Questo contesto vede coinvolta un'area geografica che si estende dall'Afghanistan al Pakistan, sino ad arrivare ai confini della Russia. A ben vedere, si tratta di una regione che, nei secoli recenti, è stata costantemente al centro dello scontro dei “grandi imperi”: già nel XIX secolo l’Inghilterra della Compagnia delle Indie fronteggiava le mire espansioniste russe dello Zar Alessandro I, e, in tempi assai più recenti, negli anni settanta del XX secolo diventava teatro delle operazioni sovietiche contro i mujiahideen, fino ad essere, oggi, il principale campo di battaglia per la lotta al terrore.
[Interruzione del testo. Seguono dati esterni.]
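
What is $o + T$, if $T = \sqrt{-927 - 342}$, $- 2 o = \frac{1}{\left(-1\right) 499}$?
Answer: $\frac{1}{998} + 3 i \sqrt{141} \approx 0.001002 + 35.623 i$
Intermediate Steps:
$o = \frac{1}{998}$ ($o = - \frac{1}{2 \left(\left(-1\right) 499\right)} = - \frac{1}{2 \left(-499\right)} = \left(- \frac{1}{2}\right) \left(- \frac{1}{499}\right) = \frac{1}{998} \approx 0.001002$)
$T = 3 i \sqrt{141}$ ($T = \sqrt{-927 - 342} = \sqrt{-1269} = 3 i \sqrt{141} \approx 35.623 i$)
$o + T = \frac{1}{998} + 3 i \sqrt{141}$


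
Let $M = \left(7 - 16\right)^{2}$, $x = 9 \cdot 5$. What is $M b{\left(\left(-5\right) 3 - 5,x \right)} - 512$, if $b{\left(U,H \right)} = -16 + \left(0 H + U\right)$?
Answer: $-3428$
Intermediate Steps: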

È in questo contesto che la Cina si presenta come nuova protagonista del “Grande Gioco”: a differenza della Russia e degli Stati Uniti, però, essa non vede le repubbliche centro asiatiche solo come un trampolino di lancio per la proiezione delle proprie truppe. Ne è esempio il fatto che entrambe le superpotenze, russa ed americana, hanno nell'area delle basi aeree presidiate da forze speciali, come quelle dei marines e degli spietnatz nei pressi di Bishkek. Mentre per questi due paesi i giochi si svolgono prettamente sul piano militare e politico, la Cina percepisce la regione come un fertile terreno per i propri investimenti esteri, nonché come zona preferenziale di approvvigionamento di materie prime, dall'uranio del Kazakistan al gas naturale dell'Azerbaijan.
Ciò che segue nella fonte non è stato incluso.